Shadowman 1 Rites de naissance

Titre : Rites de naissance
Série : Shadowman, tome 1
Scénariste : Justin Jordan
Dessinateur : Patrick Zircher
Éditeur : Panini Comics (100% Fusion)
Date de publication : 15 janvier 2014 et à 5€ à partir de septembre 2014 (2012 en VO chez Valiant Comics)

Synopsis : L’univers Valiant vous présente sa dernière production nommée Shadowman. Les forces des ténèbres s’apprêtent à prendre possession de la Nouvelle-Orléans. Jack Boniface doit alors accepter l’héritage qui est le sien et devenir Shadowman ! Ce héros est le seul capable d’affronter les monstrueuses créatures qui hantent la ville. Mais ses pouvoirs surnaturels sont-ils vraiment une bénédiction ? Y aura-t-il un prix à payer ?

Note 3.0

On peut programmer un ordinateur avec seulement des 1 et des 0. En pur langage binaire. C’est possible mais extrêmement difficile. Alors, à la place, on utilise un langage de programmation. On obtient les mêmes effets, mais avec beaucoup moins de temps et d’efforts.
C’est la même chose avec les sorts. Un sort oriente l’énergie nécromantique, comme avec un ordinateur, tout le monde peut le faire. En théorie, du moins.

Shadowman n’est pas un héros comme les autres : ses motivations lui sont, au départ, inconnues, son origine également et son pouvoir se révèle être vaudou !

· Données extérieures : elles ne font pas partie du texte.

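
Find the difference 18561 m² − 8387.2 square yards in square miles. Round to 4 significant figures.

18561 m² = 0.00716644 mi² and 8387.2 yd² = 0.00270764 mi².
0.00716644 − 0.00270764 ≈ 0.004459 mi².

0.004459 mi²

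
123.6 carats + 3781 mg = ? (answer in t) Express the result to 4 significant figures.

2.850e-5 t

123.6 ct = 2.47200e-5 t and 3781 mg = 3.78100e-6 t.
2.47200e-5 + 3.78100e-6 ≈ 2.850e-5 t.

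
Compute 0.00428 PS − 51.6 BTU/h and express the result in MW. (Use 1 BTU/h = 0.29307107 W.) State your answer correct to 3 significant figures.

-1.20 × 10^-5 MW

0.00428 PS = 3.14793 × 10^-6 MW and 51.6 BTU/h = 1.51225 × 10^-5 MW.
3.14793 × 10^-6 − 1.51225 × 10^-5 ≈ -1.20 × 10^-5 MW.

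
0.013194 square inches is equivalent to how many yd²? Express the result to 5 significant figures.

1.0181e-5 yd²

1 in² = 0.000771605 square yards.
Then 0.013194 × 0.000771605 ≈ 1.0181e-5 yd².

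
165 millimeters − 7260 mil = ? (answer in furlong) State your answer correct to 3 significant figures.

-9.65 × 10^-5 furlong

165 mm = 0.000820210 furlong and 7260 mil = 0.000916667 furlong.
0.000820210 − 0.000916667 ≈ -9.65 × 10^-5 furlong.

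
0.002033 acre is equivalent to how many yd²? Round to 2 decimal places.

1 acre = 4840.00 square yards.
0.002033 × 4840.00 ≈ 9.84 yd².

9.84 square yards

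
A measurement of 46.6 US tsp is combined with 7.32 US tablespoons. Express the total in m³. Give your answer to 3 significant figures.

46.6 US tsp = 0.000229688 m³ and 7.32 US tbsp = 0.000108239 m³.
0.000229688 + 0.000108239 ≈ 0.000338 m³.

0.000338 m³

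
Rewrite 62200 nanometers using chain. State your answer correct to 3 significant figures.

1 nanometer = 4.97097 × 10^-11 chain.
Then 62200 × 4.97097 × 10^-11 ≈ 3.09 × 10^-6 chain.

3.09 × 10^-6 chain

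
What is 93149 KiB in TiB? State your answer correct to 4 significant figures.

1 KiB = 9.31323e-10 tebibytes.
Thus 93149 × 9.31323e-10 ≈ 8.675e-5 TiB.

8.675e-5 tebibytes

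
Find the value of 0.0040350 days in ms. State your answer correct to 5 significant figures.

1 d = 8.64000e+7 ms.
Thus 0.0040350 × 8.64000e+7 ≈ 348620 ms.

348620 ms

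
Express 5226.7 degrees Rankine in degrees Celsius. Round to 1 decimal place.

2630.6 degrees Celsius

°R = (°C + 273.15) × 9/5.
Applying the formula gives 2630.6 °C.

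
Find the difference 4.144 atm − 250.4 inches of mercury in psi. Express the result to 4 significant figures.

-62.08 pounds per square inch

4.144 atm = 60.90001 psi and 250.4 inHg = 122.9850 psi.
60.90001 − 122.9850 ≈ -62.08 psi.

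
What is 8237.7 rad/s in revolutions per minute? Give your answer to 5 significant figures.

78664 revolutions per minute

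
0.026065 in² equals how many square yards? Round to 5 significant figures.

2.0112e-5 yd²

1 square inch = 0.000771605 yd².
Then 0.026065 × 0.000771605 ≈ 2.0112e-5 yd².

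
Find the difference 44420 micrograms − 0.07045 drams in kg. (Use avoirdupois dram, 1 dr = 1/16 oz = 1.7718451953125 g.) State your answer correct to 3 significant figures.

-8.04 × 10^-5 kilograms

44420 μg = 4.44200 × 10^-5 kg and 0.07045 dr = 0.000124826 kg.
4.44200 × 10^-5 − 0.000124826 ≈ -8.04 × 10^-5 kg.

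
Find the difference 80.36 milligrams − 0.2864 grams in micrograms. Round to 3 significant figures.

-206000 micrograms

80.36 mg = 80360.0 μg and 0.2864 g = 286400 μg.
80360.0 − 286400 ≈ -206000 μg.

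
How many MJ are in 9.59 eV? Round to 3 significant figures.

1.54 × 10^-24 MJ

1 eV = 1.60218 × 10^-25 MJ.
Then 9.59 × 1.60218 × 10^-25 ≈ 1.54 × 10^-24 MJ.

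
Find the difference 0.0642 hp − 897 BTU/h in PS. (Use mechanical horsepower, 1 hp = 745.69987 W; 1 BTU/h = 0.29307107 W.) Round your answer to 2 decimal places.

-0.29 metric horsepower

0.0642 hp = 0.0650904 PS and 897 BTU/h = 0.357424 PS.
0.0650904 − 0.357424 ≈ -0.29 PS.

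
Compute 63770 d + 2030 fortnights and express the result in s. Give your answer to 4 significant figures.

7.965 × 10^9 seconds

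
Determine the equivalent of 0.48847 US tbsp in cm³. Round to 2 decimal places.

7.22 cm³

1 US tablespoon = 14.7868 cm³.
Thus 0.48847 × 14.7868 ≈ 7.22 cm³.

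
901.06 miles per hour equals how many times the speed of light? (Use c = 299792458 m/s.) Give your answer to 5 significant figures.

1 mph = 1.49116e-9 c.
Thus 901.06 × 1.49116e-9 ≈ 1.3436e-6 c.

1.3436e-6 times the speed of light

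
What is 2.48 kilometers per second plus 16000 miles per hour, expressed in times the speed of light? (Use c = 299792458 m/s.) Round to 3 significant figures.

3.21e-5 times the speed of light

2.48 km/s = 8.27239e-6 c and 16000 mph = 2.38586e-5 c.
8.27239e-6 + 2.38586e-5 ≈ 3.21e-5 c.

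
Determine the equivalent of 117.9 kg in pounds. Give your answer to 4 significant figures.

259.9 pounds

1 kilogram = 2.20462 lb.
Then 117.9 × 2.20462 ≈ 259.9 lb.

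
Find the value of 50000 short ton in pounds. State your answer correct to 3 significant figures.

1 short ton = 2000.00 lb.
50000 × 2000.00 ≈ 1.00 × 10^8 lb.

1.00 × 10^8 pounds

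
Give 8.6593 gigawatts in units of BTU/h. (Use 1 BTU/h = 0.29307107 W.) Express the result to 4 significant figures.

2.955 × 10^10 BTU per hour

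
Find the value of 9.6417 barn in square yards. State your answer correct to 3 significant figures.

1.15 × 10^-27 yd²

1 barn = 1.19599 × 10^-28 square yards.
9.6417 × 1.19599 × 10^-28 ≈ 1.15 × 10^-27 yd².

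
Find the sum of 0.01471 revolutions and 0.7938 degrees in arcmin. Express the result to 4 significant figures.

365.4 arcmin

0.01471 rev = 317.736 arcmin and 0.7938 ° = 47.6280 arcmin.
317.736 + 47.6280 ≈ 365.4 arcmin.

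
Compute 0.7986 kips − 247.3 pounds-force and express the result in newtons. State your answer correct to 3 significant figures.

2450 N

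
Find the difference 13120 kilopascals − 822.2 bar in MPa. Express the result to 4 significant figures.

-69.10 MPa

13120 kPa = 13.1200 MPa and 822.2 bar = 82.2200 MPa.
13.1200 − 82.2200 ≈ -69.10 MPa.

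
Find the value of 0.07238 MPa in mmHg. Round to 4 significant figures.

1 megapascal = 7500.62 millimeters of mercury.
So 0.07238 × 7500.62 ≈ 542.9 mmHg.

542.9 millimeters of mercury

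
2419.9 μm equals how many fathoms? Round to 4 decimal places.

0.0013 fathoms

1 micrometer = 5.46807e-7 fathom.
2419.9 × 5.46807e-7 ≈ 0.0013 fathom.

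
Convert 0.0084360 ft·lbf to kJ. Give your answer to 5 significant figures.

1.1438 × 10^-5 kJ

1 ft·lbf = 0.00135582 kilojoules.
So 0.0084360 × 0.00135582 ≈ 1.1438 × 10^-5 kJ.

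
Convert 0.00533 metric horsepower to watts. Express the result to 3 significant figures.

1 metric horsepower = 735.499 W.
So 0.00533 × 735.499 ≈ 3.92 W.

3.92 W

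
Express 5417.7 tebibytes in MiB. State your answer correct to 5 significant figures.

5.6809e+9 MiB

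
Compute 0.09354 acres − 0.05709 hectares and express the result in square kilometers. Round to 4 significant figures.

-0.0001924 km²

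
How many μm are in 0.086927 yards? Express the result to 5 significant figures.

79486 μm

1 yd = 914400 μm.
0.086927 × 914400 ≈ 79486 μm.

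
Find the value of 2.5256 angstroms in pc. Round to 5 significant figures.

8.1849 × 10^-27 pc

1 Å = 3.24078 × 10^-27 parsecs.
So 2.5256 × 3.24078 × 10^-27 ≈ 8.1849 × 10^-27 pc.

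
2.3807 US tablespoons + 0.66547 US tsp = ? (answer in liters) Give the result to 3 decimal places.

2.3807 US tbsp = 0.0352029 L and 0.66547 US tsp = 0.00328005 L.
0.0352029 + 0.00328005 ≈ 0.038 L.

0.038 L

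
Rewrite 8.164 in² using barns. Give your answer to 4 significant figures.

5.267 × 10^25 barn

1 in² = 6.45160 × 10^24 barn.
8.164 × 6.45160 × 10^24 ≈ 5.267 × 10^25 barn.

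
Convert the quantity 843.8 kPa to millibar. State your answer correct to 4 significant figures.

8438 mbar

1 kPa = 10.0000 mbar.
Then 843.8 × 10.0000 ≈ 8438 mbar.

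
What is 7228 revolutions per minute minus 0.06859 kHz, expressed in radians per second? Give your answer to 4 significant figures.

326.0 rad/s

7228 rpm = 756.9144 rad/s and 0.06859 kHz = 430.9637 rad/s.
756.9144 − 430.9637 ≈ 326.0 rad/s.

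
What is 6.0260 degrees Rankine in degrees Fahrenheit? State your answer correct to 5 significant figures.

°R = °F + 459.67.
Applying the formula gives -453.64 °F.

-453.64 °F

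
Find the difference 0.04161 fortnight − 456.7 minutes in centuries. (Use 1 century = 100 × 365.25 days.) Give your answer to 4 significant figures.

7.266e-6 century

0.04161 fortnight = 1.59491e-5 century and 456.7 min = 8.68317e-6 century.
1.59491e-5 − 8.68317e-6 ≈ 7.266e-6 century.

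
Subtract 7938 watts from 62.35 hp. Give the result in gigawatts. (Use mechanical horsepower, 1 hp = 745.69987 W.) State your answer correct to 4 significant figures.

62.35 hp = 4.64944 × 10^-5 GW and 7938 W = 7.93800 × 10^-6 GW.
4.64944 × 10^-5 − 7.93800 × 10^-6 ≈ 3.856 × 10^-5 GW.

3.856 × 10^-5 GW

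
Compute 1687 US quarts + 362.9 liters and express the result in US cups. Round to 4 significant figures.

8282 US cup

1687 US qt = 6748.00 US cup and 362.9 L = 1533.89 US cup.
6748.00 + 1533.89 ≈ 8282 US cup.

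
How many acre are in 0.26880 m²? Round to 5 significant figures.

1 square meter = 0.000247105 acre.
0.26880 × 0.000247105 ≈ 6.6422e-5 acre.

6.6422e-5 acre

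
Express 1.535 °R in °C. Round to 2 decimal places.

°R = (°C + 273.15) × 9/5.
Applying the formula gives -272.30 °C.

-272.30 °C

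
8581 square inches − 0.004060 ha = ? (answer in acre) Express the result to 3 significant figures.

-0.00866 acre

8581 in² = 0.00136800 acre and 0.004060 ha = 0.0100325 acre.
0.00136800 − 0.0100325 ≈ -0.00866 acre.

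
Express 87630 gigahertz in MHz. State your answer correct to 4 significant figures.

1 gigahertz = 1000.00 MHz.
Thus 87630 × 1000.00 ≈ 8.763 × 10^7 MHz.

8.763 × 10^7 MHz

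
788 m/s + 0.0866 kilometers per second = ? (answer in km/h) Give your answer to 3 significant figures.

788 m/s = 2836.80 km/h and 0.0866 km/s = 311.760 km/h.
2836.80 + 311.760 ≈ 3150 km/h.

3150 km/h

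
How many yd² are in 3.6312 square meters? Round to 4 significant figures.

4.343 yd²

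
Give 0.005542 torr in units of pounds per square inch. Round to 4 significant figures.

1 torr = 0.0193368 pounds per square inch.
0.005542 × 0.0193368 ≈ 0.0001072 psi.

0.0001072 psi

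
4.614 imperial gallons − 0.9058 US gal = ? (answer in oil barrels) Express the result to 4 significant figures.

0.1104 bbl

4.614 imp gal = 0.131933 bbl and 0.9058 US gal = 0.0215667 bbl.
0.131933 − 0.0215667 ≈ 0.1104 bbl.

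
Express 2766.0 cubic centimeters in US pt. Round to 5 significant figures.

1 cubic centimeter = 0.00211338 US pints.
Then 2766.0 × 0.00211338 ≈ 5.8456 US pt.

5.8456 US pt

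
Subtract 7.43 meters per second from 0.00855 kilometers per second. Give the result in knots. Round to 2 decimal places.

2.18 kn

0.00855 km/s = 16.6199 kn and 7.43 m/s = 14.4428 kn.
16.6199 − 14.4428 ≈ 2.18 kn.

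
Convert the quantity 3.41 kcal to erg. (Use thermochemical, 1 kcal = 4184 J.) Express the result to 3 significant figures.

1.43 × 10^11 ergs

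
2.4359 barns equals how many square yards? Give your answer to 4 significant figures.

2.913e-28 yd²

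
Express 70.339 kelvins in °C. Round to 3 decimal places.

K = °C + 273.15.
Applying the formula gives -202.811 °C.

-202.811 °C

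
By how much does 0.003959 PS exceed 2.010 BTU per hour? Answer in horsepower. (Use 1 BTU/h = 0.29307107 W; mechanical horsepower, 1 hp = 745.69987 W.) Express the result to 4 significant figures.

0.003959 PS = 0.00390484 hp and 2.010 BTU/h = 0.000789960 hp.
0.00390484 − 0.000789960 ≈ 0.003115 hp.

0.003115 horsepower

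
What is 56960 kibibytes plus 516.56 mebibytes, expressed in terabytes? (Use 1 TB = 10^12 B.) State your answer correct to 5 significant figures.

0.00059998 terabytes

56960 KiB = 5.83270e-5 TB and 516.56 MiB = 0.000541652 TB.
5.83270e-5 + 0.000541652 ≈ 0.00059998 TB.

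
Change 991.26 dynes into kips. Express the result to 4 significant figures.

1 dyne = 2.24809 × 10^-9 kips.
991.26 × 2.24809 × 10^-9 ≈ 2.228 × 10^-6 kip.

2.228 × 10^-6 kips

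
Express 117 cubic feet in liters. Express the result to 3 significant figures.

1 cubic foot = 28.3168 L.
So 117 × 28.3168 ≈ 3310 L.

3310 liters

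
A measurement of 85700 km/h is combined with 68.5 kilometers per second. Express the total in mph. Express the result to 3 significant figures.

206000 mph

85700 km/h = 53251.5 mph and 68.5 km/s = 153230 mph.
53251.5 + 153230 ≈ 206000 mph.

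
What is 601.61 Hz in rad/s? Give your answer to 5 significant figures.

3780.0 rad/s

1 hertz = 6.28319 radians per second.
Thus 601.61 × 6.28319 ≈ 3780.0 rad/s.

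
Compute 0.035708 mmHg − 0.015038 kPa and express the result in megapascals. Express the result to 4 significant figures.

-1.028 × 10^-5 megapascals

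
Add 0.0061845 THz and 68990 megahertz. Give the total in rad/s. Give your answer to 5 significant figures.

0.0061845 THz = 3.88584 × 10^10 rad/s and 68990 MHz = 4.33477 × 10^11 rad/s.
3.88584 × 10^10 + 4.33477 × 10^11 ≈ 4.7234 × 10^11 rad/s.

4.7234 × 10^11 rad/s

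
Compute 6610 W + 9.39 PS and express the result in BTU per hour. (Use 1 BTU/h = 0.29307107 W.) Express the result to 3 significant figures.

6610 W = 22554.3 BTU/h and 9.39 PS = 23565.4 BTU/h.
22554.3 + 23565.4 ≈ 46100 BTU/h.

46100 BTU per hour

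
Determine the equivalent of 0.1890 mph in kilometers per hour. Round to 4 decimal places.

1 mile per hour = 1.60934 km/h.
Thus 0.1890 × 1.60934 ≈ 0.3042 km/h.

0.3042 km/h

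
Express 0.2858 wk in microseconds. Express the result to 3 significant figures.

1.73 × 10^11 μs

1 wk = 6.04800 × 10^11 microseconds.
So 0.2858 × 6.04800 × 10^11 ≈ 1.73 × 10^11 μs.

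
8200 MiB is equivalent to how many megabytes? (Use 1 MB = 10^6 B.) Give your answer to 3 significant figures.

1 mebibyte = 1.04858 megabytes.
Thus 8200 × 1.04858 ≈ 8600 MB.

8600 megabytes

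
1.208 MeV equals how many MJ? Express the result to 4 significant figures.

1.935e-19 megajoules

1 MeV = 1.60218e-19 MJ.
So 1.208 × 1.60218e-19 ≈ 1.935e-19 MJ.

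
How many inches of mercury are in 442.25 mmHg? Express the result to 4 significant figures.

1 mmHg = 0.0393701 inHg.
So 442.25 × 0.0393701 ≈ 17.41 inHg.

17.41 inches of mercury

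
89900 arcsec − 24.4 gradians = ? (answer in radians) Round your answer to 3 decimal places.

89900 arcsec = 0.435847 rad and 24.4 grad = 0.383274 rad.
0.435847 − 0.383274 ≈ 0.053 rad.

0.053 radians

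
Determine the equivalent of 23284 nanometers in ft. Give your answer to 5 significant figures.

1 nanometer = 3.28084e-9 ft.
So 23284 × 3.28084e-9 ≈ 7.6391e-5 ft.

7.6391e-5 ft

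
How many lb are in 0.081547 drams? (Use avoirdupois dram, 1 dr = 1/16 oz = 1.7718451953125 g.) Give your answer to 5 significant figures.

1 dr = 0.00390625 pounds.
0.081547 × 0.00390625 ≈ 0.00031854 lb.

0.00031854 pounds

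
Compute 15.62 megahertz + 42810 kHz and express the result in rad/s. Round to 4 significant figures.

15.62 MHz = 9.81434e+7 rad/s and 42810 kHz = 2.68983e+8 rad/s.
9.81434e+7 + 2.68983e+8 ≈ 3.671e+8 rad/s.

3.671e+8 rad/s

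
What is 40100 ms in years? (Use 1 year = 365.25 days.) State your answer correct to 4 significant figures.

1.271 × 10^-6 yr

1 ms = 3.16881 × 10^-11 years.
40100 × 3.16881 × 10^-11 ≈ 1.271 × 10^-6 yr.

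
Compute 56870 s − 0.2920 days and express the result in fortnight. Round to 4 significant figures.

0.02616 fortnights

56870 s = 0.0470155 fortnight and 0.2920 d = 0.0208571 fortnight.
0.0470155 − 0.0208571 ≈ 0.02616 fortnight.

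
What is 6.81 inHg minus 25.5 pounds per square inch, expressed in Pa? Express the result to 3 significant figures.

-153000 pascals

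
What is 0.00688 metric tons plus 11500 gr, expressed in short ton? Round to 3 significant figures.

0.00688 t = 0.00758390 short ton and 11500 gr = 0.000821429 short ton.
0.00758390 + 0.000821429 ≈ 0.00841 short ton.

0.00841 short tons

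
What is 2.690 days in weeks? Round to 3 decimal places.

0.384 weeks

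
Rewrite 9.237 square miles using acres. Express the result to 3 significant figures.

1 square mile = 640.000 acre.
So 9.237 × 640.000 ≈ 5910 acre.

5910 acre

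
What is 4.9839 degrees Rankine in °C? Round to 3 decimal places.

-270.381 degrees Celsius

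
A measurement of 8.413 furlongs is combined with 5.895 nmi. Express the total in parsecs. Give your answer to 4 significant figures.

4.087 × 10^-13 pc

8.413 furlong = 5.48478 × 10^-14 pc and 5.895 nmi = 3.53813 × 10^-13 pc.
5.48478 × 10^-14 + 3.53813 × 10^-13 ≈ 4.087 × 10^-13 pc.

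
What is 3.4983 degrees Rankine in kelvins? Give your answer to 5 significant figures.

°R = K × 9/5.
Applying the formula gives 1.9435 K.

1.9435 K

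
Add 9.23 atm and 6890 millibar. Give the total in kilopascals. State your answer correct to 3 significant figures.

9.23 atm = 935.230 kPa and 6890 mbar = 689.000 kPa.
935.230 + 689.000 ≈ 1620 kPa.

1620 kilopascals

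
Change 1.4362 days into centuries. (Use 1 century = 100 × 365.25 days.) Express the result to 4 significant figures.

3.932e-5 century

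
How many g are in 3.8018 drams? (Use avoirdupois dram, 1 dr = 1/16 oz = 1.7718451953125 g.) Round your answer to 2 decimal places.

1 dram = 1.77185 g.
So 3.8018 × 1.77185 ≈ 6.74 g.

6.74 g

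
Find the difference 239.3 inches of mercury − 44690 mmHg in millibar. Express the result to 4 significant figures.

239.3 inHg = 8103.63 mbar and 44690 mmHg = 59581.8 mbar.
8103.63 − 59581.8 ≈ -51480 mbar.

-51480 millibar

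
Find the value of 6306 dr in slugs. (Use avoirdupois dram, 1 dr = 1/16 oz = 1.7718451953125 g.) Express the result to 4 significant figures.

1 dr = 0.000121410 slugs.
Thus 6306 × 0.000121410 ≈ 0.7656 slug.

0.7656 slugs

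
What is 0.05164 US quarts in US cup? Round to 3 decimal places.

1 US quart = 4.00000 US cup.
So 0.05164 × 4.00000 ≈ 0.207 US cup.

0.207 US cup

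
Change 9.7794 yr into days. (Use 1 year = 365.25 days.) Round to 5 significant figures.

3571.9 d

1 year = 365.250 d.
9.7794 × 365.250 ≈ 3571.9 d.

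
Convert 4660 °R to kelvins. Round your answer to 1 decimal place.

°R = K × 9/5.
Applying the formula gives 2588.9 K.

2588.9 K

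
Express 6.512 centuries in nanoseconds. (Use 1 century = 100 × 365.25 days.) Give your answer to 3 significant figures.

2.06e+19 ns

1 century = 3.15576e+18 ns.
Thus 6.512 × 3.15576e+18 ≈ 2.06e+19 ns.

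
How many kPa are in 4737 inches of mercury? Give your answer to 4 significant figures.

16040 kPa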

Pour relancer ce personnage issu du catalogue de chez Valiant Comics, c’est Justin Jordan au scénario (connu pour Luther Strode) et Patrick Zircher au dessin (quantité de séries régulières chez Marvel Comics comme chez DC Comics, mais également donc Valiant Comics) qui ont été sollicités. Le personnage de Shadowman est une entité protectrice du monde des vivants face à la partie maléfique du monde des morts ; le réalisme n’a donc pas sa place dans ce récit. Dans une histoire relativement convenue avec un dérivé de Satan qui veut s’infiltrer dans notre monde, la réminiscence des pouvoirs du Shadowman sont le véritable intérêt de ce premier tome. Celui-ci se constitue une petite équipe de combat et se met logiquement au travail. Préférez donc l’aspect relativement horrifique et la tendance à l’étrange, dans une sorte de série « John Constantine » davantage portée sur le vaudou et l’humour en moins.

Un début de série sombre et magique qui pourra donc intéresser du monde, mais qui ne m’a pas marqué de manière indélébile. Pour autant, il s’agit quand même d’une histoire d’origines (c’est toujours compliqué) et la fraîcheur ainsi que la vitalité sont deux éléments à mettre à l’actif de ce premier arc.